1985年の開館以来、建築の専門ギャラリーとして国内外の建築家の展覧会を開催してきたTOTOギャラリー・間。独自性に富んだ建築作品を生み出してきた、若手建築家ユニットの増田信吾+大坪克亘の展覧会が、「増田信吾+大坪克亘展 それは本当に必要か。」だ。
82年生まれの増田信吾と、83年生まれの大坪克亘が共同主宰する増田信吾+大坪克亘。1枚の住宅の塀から設計活動を始めたふたりは、その後、初期の代表作《躯体の窓》(2014)や、第32回吉岡賞を受賞した《リビングプール》(2016)により高い評価を受けた。
増田信吾+大坪克亘は、敷地のなかで「場」に大きく影響する境界や窓、躯体、基礎といった部位に着目し、大胆な解決方法を提示する。その過程では、営まれる生活や周辺環境に対しても細やかな「観察」と「診断」を実施。
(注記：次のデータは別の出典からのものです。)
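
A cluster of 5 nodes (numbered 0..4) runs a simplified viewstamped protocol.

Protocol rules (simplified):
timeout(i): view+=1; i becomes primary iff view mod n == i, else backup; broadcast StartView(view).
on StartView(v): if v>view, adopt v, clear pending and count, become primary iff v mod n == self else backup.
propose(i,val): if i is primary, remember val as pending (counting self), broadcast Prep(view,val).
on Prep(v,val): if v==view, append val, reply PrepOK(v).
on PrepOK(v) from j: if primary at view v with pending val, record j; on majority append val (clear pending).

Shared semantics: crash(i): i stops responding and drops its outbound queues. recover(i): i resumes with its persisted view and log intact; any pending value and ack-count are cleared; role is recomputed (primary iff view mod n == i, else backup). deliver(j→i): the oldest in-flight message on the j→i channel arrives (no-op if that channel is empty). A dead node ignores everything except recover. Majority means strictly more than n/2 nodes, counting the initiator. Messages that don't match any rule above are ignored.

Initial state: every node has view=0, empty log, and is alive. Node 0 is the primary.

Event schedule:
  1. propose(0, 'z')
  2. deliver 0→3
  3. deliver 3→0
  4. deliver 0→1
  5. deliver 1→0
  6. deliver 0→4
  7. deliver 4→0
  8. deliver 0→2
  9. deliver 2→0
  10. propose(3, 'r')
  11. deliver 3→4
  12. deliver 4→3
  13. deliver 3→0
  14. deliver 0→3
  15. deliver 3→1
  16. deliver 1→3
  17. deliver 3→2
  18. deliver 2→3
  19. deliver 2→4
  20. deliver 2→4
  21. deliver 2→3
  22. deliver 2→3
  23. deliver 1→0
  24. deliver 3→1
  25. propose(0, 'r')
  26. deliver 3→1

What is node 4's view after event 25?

0

step 1 propose(0,'z'): —
step 2 deliver 0→3: 3={back,v=0,log=z}
step 3 deliver 3→0: —
step 4 deliver 0→1: 1={back,v=0,log=z}
step 5 deliver 1→0: 0={prim,v=0,log=z}
step 6 deliver 0→4: 4={back,v=0,log=z}
step 7 deliver 4→0: —
step 8 deliver 0→2: 2={back,v=0,log=z}
step 9 deliver 2→0: —
step 10 propose(3,'r'): —
step 11 deliver 3→4: —
step 12 deliver 4→3: —
step 13 deliver 3→0: —
step 14 deliver 0→3: —
step 15 deliver 3→1: —
step 16 deliver 1→3: —
step 17 deliver 3→2: —
step 18 deliver 2→3: —
step 19 deliver 2→4: —
step 20 deliver 2→4: —
step 21 deliver 2→3: —
step 22 deliver 2→3: —
step 23 deliver 1→0: —
step 24 deliver 3→1: —
step 25 propose(0,'r'): —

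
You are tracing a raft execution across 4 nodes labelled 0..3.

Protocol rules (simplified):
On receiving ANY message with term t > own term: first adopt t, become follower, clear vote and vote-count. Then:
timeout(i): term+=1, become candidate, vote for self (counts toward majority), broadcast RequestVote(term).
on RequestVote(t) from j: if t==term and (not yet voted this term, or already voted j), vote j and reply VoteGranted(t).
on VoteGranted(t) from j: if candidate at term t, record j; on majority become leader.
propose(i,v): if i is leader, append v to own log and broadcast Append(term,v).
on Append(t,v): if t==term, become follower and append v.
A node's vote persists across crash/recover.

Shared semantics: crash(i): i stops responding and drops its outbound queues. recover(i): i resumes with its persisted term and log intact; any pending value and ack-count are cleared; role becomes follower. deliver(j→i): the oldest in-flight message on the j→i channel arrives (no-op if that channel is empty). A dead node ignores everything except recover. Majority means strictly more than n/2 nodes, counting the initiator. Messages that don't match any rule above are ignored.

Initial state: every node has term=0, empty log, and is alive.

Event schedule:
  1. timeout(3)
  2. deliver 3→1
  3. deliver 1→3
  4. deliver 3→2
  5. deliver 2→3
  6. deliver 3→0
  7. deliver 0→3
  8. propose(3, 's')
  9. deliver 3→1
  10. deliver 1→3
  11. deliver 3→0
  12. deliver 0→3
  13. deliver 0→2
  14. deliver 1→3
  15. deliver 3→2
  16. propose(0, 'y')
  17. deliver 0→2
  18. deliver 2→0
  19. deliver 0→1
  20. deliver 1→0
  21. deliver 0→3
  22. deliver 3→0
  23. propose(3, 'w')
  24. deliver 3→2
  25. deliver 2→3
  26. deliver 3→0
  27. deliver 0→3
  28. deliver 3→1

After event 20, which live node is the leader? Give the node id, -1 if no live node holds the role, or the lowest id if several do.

3

step 1 timeout(3): 3={cand,t=1,log=-}
step 2 deliver 3→1: 1={foll,t=1,log=-}
step 3 deliver 1→3: —
step 4 deliver 3→2: 2={foll,t=1,log=-}
step 5 deliver 2→3: 3={lead,t=1,log=-}
step 6 deliver 3→0: 0={foll,t=1,log=-}
step 7 deliver 0→3: —
step 8 propose(3,'s'): 3={lead,t=1,log=s}
step 9 deliver 3→1: 1={foll,t=1,log=s}
step 10 deliver 1→3: —
step 11 deliver 3→0: 0={foll,t=1,log=s}
step 12 deliver 0→3: —
step 13 deliver 0→2: —
step 14 deliver 1→3: —
step 15 deliver 3→2: 2={foll,t=1,log=s}
step 16 propose(0,'y'): —
step 17 deliver 0→2: —
step 18 deliver 2→0: —
step 19 deliver 0→1: —
step 20 deliver 1→0: —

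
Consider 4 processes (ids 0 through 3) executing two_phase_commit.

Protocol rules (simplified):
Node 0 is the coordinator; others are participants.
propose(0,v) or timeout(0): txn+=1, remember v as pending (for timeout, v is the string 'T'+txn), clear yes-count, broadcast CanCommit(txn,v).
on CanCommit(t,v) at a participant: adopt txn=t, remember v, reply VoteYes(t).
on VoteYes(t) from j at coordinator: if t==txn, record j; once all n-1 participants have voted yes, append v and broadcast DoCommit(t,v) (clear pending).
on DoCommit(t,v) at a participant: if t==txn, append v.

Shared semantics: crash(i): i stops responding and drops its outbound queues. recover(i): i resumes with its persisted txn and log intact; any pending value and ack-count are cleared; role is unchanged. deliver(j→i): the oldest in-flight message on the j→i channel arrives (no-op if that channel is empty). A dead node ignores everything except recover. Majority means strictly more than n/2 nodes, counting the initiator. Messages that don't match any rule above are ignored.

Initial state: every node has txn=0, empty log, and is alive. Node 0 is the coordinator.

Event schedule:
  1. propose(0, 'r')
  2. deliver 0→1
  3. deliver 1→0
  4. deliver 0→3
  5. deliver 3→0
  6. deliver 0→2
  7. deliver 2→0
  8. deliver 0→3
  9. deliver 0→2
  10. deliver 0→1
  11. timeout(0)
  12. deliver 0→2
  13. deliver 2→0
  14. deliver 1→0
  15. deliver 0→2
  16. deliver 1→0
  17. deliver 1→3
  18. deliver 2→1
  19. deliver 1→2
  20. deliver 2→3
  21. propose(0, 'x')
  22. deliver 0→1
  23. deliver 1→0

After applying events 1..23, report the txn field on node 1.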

場に大きく寄与する対象を見極め、設計すべき「計画」へと導く。恣意的なものを排除し、客観的に対象と向き合おうとする姿勢によるその設計は、既成概念をくつがえし、日頃見慣れた風景が違って見えるような新鮮な感動を生む。
同展では、増田信吾+大坪克亘の初期の作品から、《始めの屋根》(2017)、《街の家》《つなぎの小屋》(ともに2018)、《庭先のランドマーク》(2019)などの近作までの設計過程を、敷地模型やモックアップにより紹介。本当に設計すべきことをどのように見出し、環境の中で定着させていくのか、ふたりの探求の軌跡を明らかにしている。